Regarding overall event spending, one-third prefer to spend on experiences that they can share with family or friends. Also telling is that 13% of consumers report that they feel less guilt when spending on experiences, with 16% also preferring to purchase experiences as gifts over material possessions. In fact, 63% say they would rather tell people about something they experienced than something they bought.

“Whether it’s a once-in-a-lifetime holiday or a birthday celebration with friends, we want our experiences to be bigger and better than ever before, and our standards have never been higher,” says Rich Robinson, Head of Hospitality and Leisure at Barclays. About a fifth of Brits surveyed say they expect more from experiences this year compared to previous years, while 52% say their expectations are the same.

As people carefully consider their spending plans for the summer, this is an important moment for businesses to work out how they can reach customers.   

Connecting with consumers

“Brits are increasingly swapping shopping bags for shared moments, and experiences now make a heavyweight contribution to the UK economy as a whole,” notes Robinson. “This trend is set to gather momentum, with retail, hospitality and leisure businesses ready to capitalise on this commercial opportunity.” Business decision-makers in these sectors are well aware that tapping into the experience economy could make a difference to their profits – and many are joining consumers in making the most of the value that experiences can offer.

Bowling brand Tenpin is one company that has been continually adapting over the years to take advantage of the growing focus on experiences.

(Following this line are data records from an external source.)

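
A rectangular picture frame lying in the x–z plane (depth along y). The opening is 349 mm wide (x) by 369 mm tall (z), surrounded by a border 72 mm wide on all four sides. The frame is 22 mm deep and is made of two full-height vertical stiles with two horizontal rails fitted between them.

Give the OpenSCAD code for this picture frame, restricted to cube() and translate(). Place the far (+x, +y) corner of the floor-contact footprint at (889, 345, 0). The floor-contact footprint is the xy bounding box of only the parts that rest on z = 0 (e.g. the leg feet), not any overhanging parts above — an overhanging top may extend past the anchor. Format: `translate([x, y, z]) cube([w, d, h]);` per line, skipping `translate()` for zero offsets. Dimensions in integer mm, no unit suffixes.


translate([396, 323, 0]) cube([72, 22, 513]);
translate([817, 323, 0]) cube([72, 22, 513]);
translate([468, 323, 0]) cube([349, 22, 72]);
translate([468, 323, 441]) cube([349, 22, 72]);


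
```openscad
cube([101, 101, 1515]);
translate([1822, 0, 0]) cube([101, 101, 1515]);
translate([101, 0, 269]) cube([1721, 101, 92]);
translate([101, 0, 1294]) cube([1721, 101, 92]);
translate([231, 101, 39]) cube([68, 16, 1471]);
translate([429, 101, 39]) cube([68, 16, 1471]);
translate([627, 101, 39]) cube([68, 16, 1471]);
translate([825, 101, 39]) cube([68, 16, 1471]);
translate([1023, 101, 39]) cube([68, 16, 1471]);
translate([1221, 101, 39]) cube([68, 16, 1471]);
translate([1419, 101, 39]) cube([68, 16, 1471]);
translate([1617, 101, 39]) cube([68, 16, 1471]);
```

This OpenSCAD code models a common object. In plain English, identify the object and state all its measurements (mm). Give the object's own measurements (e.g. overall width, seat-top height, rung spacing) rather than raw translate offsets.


A fence section. Two 101×101 mm posts, 1515 mm tall, stand on the floor with a clear span of 1721 mm between their inner faces. Two horizontal rails of 101×92 mm section span the gap between the posts with their undersides at z = 269 mm and z = 1294 mm, flush with the posts' −y face. 8 pickets, each 68 mm wide, 16 mm thick and 1471 mm tall, are fixed to the +y face of the rails with their bottoms at z = 39 mm, spaced across the span with a 130 mm gap after the −x post and between neighbouring pickets, with 137 mm left before the +x post.


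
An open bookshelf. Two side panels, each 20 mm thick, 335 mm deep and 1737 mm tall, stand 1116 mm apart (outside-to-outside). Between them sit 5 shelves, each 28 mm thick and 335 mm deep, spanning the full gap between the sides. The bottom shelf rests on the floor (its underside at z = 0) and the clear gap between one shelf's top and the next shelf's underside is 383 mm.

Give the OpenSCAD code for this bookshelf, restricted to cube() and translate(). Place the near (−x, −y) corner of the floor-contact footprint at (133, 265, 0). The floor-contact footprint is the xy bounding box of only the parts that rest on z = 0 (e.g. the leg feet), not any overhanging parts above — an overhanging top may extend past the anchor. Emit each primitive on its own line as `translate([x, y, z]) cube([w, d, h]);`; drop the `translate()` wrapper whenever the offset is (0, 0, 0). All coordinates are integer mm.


translate([133, 265, 0]) cube([20, 335, 1737]);
translate([1229, 265, 0]) cube([20, 335, 1737]);
translate([153, 265, 0]) cube([1076, 335, 28]);
translate([153, 265, 411]) cube([1076, 335, 28]);
translate([153, 265, 822]) cube([1076, 335, 28]);
translate([153, 265, 1233]) cube([1076, 335, 28]);
translate([153, 265, 1644]) cube([1076, 335, 28]);


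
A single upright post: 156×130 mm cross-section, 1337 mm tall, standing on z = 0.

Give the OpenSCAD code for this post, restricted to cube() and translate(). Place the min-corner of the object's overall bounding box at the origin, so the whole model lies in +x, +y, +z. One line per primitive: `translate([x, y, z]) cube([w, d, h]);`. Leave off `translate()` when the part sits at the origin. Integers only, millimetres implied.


cube([156, 130, 1337]);


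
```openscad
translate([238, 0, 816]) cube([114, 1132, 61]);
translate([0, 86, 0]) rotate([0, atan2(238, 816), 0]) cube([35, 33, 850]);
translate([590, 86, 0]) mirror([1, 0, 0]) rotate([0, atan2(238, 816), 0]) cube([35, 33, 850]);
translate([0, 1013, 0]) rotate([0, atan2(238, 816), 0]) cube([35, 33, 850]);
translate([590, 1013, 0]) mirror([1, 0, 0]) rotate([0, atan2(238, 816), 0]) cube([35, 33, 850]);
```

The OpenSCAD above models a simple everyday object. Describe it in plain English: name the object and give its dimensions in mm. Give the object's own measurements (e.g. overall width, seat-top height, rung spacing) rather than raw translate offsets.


A sawhorse. A 114×1132×61 mm beam (x, y, z) sits on two A-frame leg pairs. Each pair is two raked legs of 35×33 mm section (33 mm along y) splaying symmetrically in x. Each leg rises 816 mm vertically over 238 mm of horizontal reach and is 850 mm long along its own axis. Every leg's outer bottom edge rests on the floor and its outer top edge meets a bottom edge of the beam — the left legs (tilting toward +x) meet the beam's −x bottom edge, the right legs (their mirror images, tilting toward −x) meet its +x bottom edge — so the leg tops tuck under the beam, the beam's underside is 816 mm above the floor, and the feet are 590 mm apart outside-to-outside with the beam centred between them. The two leg pairs are set in 86 mm from either end of the beam.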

The team has worked to enhance its 54 locations across the UK – whether that has meant updating lighting and sound systems, or introducing table-top ordering and more comfortable seating.

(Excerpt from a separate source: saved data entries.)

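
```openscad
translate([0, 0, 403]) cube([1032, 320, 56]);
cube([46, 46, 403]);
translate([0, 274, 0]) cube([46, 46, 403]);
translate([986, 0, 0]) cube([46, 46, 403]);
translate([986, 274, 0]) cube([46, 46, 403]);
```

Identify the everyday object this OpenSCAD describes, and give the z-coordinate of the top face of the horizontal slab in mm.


A bench. The seat-top height is 459 mm.

A long slab on four corner posts — a bench. The slab sits at z = 403 with thickness 56, so the top is 403 + 56 = 459 mm.


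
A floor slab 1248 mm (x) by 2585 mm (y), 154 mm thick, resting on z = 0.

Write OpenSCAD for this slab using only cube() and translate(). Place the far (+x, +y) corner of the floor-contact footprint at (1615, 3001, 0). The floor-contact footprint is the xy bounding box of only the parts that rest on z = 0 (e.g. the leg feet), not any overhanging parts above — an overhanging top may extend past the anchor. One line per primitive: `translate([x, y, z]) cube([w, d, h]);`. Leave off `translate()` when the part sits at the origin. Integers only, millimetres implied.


translate([367, 416, 0]) cube([1248, 2585, 154]);


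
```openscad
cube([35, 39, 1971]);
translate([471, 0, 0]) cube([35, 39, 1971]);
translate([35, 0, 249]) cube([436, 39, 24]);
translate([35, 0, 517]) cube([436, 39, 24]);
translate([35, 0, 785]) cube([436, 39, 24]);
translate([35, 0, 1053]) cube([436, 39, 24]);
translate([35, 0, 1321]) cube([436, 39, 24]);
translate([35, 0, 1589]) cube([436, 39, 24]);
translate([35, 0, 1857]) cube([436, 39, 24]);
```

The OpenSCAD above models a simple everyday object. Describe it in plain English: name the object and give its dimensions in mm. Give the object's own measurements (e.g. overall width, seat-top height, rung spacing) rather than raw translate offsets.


A straight ladder. Two 35×39 mm vertical rails, 1971 mm tall, stand 506 mm apart (outside-to-outside) with their front faces coplanar on the −y side. 7 rungs, each 39 mm deep and 24 mm tall, span between the inner faces of the rails, front faces flush with the rails. The lowest rung's underside is at z = 249 mm and rungs are spaced 268 mm apart (underside to underside).


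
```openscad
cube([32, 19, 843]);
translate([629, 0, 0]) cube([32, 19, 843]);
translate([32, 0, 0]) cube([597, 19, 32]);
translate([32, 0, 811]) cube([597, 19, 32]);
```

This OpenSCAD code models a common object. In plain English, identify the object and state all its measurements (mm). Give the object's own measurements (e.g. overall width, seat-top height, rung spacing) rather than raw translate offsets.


A rectangular picture frame lying in the x–z plane (depth along y). The opening is 597 mm wide (x) by 779 mm tall (z), surrounded by a border 32 mm wide on all four sides. The frame is 19 mm deep and is made of two full-height vertical stiles with two horizontal rails fitted between them.


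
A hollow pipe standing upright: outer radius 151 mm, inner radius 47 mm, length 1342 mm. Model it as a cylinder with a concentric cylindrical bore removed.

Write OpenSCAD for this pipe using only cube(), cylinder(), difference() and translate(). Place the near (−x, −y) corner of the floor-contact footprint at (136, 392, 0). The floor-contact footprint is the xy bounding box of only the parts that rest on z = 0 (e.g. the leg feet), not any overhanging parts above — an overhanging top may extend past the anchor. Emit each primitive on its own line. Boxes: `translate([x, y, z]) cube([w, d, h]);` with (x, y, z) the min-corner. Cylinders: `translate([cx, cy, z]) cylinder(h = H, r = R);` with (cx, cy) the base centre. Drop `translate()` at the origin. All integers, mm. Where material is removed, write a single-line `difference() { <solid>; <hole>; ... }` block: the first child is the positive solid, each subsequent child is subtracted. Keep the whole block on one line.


difference() { translate([287, 543, 0]) cylinder(h = 1342, r = 151); translate([287, 543, 0]) cylinder(h = 1342, r = 47); }


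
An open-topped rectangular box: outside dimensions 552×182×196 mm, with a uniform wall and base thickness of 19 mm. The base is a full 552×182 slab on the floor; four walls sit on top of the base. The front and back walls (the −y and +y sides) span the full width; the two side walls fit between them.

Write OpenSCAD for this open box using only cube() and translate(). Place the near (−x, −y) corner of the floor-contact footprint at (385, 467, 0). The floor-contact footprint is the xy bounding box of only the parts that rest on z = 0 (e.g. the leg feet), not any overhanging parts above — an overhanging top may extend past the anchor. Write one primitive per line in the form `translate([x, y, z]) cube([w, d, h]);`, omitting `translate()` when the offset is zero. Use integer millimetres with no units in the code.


translate([385, 467, 0]) cube([552, 182, 19]);
translate([385, 467, 19]) cube([552, 19, 177]);
translate([385, 630, 19]) cube([552, 19, 177]);
translate([385, 486, 19]) cube([19, 144, 177]);
translate([918, 486, 19]) cube([19, 144, 177]);


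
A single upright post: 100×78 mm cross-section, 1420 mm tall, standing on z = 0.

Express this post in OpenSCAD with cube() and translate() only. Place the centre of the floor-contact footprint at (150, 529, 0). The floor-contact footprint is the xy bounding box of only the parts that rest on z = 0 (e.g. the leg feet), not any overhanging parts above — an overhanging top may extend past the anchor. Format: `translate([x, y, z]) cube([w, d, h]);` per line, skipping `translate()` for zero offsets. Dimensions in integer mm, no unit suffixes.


translate([100, 490, 0]) cube([100, 78, 1420]);


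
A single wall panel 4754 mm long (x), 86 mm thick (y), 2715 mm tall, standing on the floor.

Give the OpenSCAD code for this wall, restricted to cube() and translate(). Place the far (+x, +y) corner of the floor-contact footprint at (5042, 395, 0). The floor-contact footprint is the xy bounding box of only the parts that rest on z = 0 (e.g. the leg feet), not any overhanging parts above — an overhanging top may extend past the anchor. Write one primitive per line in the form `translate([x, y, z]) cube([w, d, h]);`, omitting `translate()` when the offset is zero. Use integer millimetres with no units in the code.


translate([288, 309, 0]) cube([4754, 86, 2715]);


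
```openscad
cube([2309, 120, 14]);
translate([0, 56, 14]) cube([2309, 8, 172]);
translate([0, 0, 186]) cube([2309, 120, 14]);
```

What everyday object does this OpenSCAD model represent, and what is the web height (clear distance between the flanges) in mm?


An I-beam. The web height is 172 mm.

Two wide flanges with a thin centred web — an I-beam. Overall 200 mm minus two 14 mm flanges gives a web of 200 − 2·14 = 172 mm.


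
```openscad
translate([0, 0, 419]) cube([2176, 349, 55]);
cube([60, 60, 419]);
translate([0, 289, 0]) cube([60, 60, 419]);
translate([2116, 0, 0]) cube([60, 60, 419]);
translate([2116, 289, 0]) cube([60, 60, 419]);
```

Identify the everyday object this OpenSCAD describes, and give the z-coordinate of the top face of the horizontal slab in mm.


A bench. The seat-top height is 474 mm.

A long slab on four corner posts — a bench. The slab sits at z = 419 with thickness 55, so the top is 419 + 55 = 474 mm.


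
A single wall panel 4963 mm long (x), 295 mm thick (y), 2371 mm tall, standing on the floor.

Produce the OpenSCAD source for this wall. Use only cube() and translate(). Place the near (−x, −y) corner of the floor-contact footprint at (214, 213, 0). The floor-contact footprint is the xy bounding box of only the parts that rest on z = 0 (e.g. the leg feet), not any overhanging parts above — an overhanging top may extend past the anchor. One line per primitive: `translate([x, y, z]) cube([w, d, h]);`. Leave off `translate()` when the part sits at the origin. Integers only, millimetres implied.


translate([214, 213, 0]) cube([4963, 295, 2371]);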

“Our experience has shown us that when trends shift, we don’t need to rebuild the walls, we simply need to repurpose the space we’ve created,” says its CEO Graham Blackwell. “The bowling alley was once viewed as a cold environment. We’ve created a warm, leisurely place where people feel welcome, want to stay and enjoy refreshments with a range of activities for the whole family. If I could turn all of our units into a home away from home, that would be amazing.”

Barclays research indicates that 93% of decision-makers expect the summer’s sporting and cultural events to have a positive impact on their businesses, with 90% reporting that consumer demand for memorable experiences is growing faster than demand for physical products. In addition, 92% also agree that sports and cultural events in the UK help create opportunities for them to attract new customers, and 90% report that demand for their products or services rises during these occasions.

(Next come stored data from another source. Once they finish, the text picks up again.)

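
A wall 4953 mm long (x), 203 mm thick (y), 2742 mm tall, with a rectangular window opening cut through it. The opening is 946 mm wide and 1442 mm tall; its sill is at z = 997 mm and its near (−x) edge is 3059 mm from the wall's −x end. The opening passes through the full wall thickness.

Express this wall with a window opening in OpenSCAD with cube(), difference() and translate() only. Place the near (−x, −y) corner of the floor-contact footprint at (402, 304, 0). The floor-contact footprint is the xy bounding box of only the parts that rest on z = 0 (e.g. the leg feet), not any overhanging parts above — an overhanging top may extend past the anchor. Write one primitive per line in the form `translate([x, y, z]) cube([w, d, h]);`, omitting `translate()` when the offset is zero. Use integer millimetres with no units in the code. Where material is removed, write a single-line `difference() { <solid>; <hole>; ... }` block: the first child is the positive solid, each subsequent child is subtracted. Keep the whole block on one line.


difference() { translate([402, 304, 0]) cube([4953, 203, 2742]); translate([3461, 304, 997]) cube([946, 203, 1442]); }


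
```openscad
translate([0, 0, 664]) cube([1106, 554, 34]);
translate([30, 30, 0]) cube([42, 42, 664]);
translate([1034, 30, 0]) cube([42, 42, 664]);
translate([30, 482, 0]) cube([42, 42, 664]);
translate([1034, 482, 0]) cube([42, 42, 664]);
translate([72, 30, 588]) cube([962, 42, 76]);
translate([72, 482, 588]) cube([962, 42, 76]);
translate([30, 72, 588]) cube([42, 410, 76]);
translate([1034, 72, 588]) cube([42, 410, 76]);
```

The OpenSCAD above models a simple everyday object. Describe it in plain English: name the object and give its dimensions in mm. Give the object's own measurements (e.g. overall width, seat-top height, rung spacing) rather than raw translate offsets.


A rectangular dining table. The top is 1106×554×34 mm with its upper surface at z = 698 mm. It stands on four 42×42 mm square legs, each inset 30 mm from the nearest pair of top edges, running from the floor to the underside of the top. Four apron rails, 42 mm thick and 76 mm tall, run between adjacent legs with their top edges flush with the underside of the top and their outer faces flush with the legs' outer faces.


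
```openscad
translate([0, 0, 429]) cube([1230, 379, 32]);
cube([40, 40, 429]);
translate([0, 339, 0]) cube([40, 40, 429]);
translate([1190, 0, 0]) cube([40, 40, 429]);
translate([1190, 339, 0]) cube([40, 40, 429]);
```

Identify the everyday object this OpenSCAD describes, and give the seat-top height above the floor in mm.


A bench. The seat-top height is 461 mm.

A long slab on four corner posts — a bench. The slab sits at z = 429 with thickness 32, so the top is 429 + 32 = 461 mm.


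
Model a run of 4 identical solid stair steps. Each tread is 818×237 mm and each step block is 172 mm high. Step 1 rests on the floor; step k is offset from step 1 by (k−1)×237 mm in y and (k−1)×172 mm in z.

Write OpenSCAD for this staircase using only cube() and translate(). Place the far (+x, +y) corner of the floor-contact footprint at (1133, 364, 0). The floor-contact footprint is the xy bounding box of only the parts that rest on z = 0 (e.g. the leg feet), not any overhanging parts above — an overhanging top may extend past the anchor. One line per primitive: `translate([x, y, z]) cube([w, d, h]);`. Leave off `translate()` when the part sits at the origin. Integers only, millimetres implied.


translate([315, 127, 0]) cube([818, 237, 172]);
translate([315, 364, 172]) cube([818, 237, 172]);
translate([315, 601, 344]) cube([818, 237, 172]);
translate([315, 838, 516]) cube([818, 237, 172]);


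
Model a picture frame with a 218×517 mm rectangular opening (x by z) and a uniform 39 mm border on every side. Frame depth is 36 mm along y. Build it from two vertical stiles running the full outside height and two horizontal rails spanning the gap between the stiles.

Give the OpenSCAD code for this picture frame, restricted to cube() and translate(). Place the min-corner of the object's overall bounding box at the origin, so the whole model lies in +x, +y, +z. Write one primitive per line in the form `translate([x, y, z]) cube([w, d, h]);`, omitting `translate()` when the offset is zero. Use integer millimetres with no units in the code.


cube([39, 36, 595]);
translate([257, 0, 0]) cube([39, 36, 595]);
translate([39, 0, 0]) cube([218, 36, 39]);
translate([39, 0, 556]) cube([218, 36, 39]);


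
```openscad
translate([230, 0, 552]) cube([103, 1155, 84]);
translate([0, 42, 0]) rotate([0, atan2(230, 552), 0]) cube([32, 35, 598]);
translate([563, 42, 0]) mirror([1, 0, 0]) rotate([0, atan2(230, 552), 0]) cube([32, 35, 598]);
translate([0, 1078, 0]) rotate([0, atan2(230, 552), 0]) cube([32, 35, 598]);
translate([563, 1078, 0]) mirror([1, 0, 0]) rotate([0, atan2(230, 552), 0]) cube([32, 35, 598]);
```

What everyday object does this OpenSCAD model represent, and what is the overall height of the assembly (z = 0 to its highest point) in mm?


A sawhorse. The overall height is 636 mm.

A beam across two mirrored pairs of raked legs — a sawhorse. The beam's underside is at z = 552 (matching the legs' vertical rise in atan2(230, 552)) and the beam is 84 mm tall, so its top is at 552 + 84 = 636 mm. The raked legs top out at the beam's underside, so that is the highest point.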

The Barclays research also found that 31% of the surveyed decision-makers have invested in staff training, 29% have increased their physical presence at event venues and 20% are looking to extend operating hours to capitalise on increasing footfall from events. Businesses have also found ways to adapt their offering if necessary – with 27% saying their company has launched new products that provide memorable experiences and 22% planning to pivot their business model to offer more memorable experiences that help them stand out from competitors. 

To stay ahead of the curve, retailers, hospitality and leisure businesses will need to continue to innovate, ensuring their products and offerings are not just a one-hit wonder but are special enough to keep crowds coming back for more.

Richard Robinson, Head of Hospitality and Leisure, Barclays

With or without Eras Tour tickets, it looks like the UK is ready to embrace a host of experiences this summer – and businesses need to be ready for it.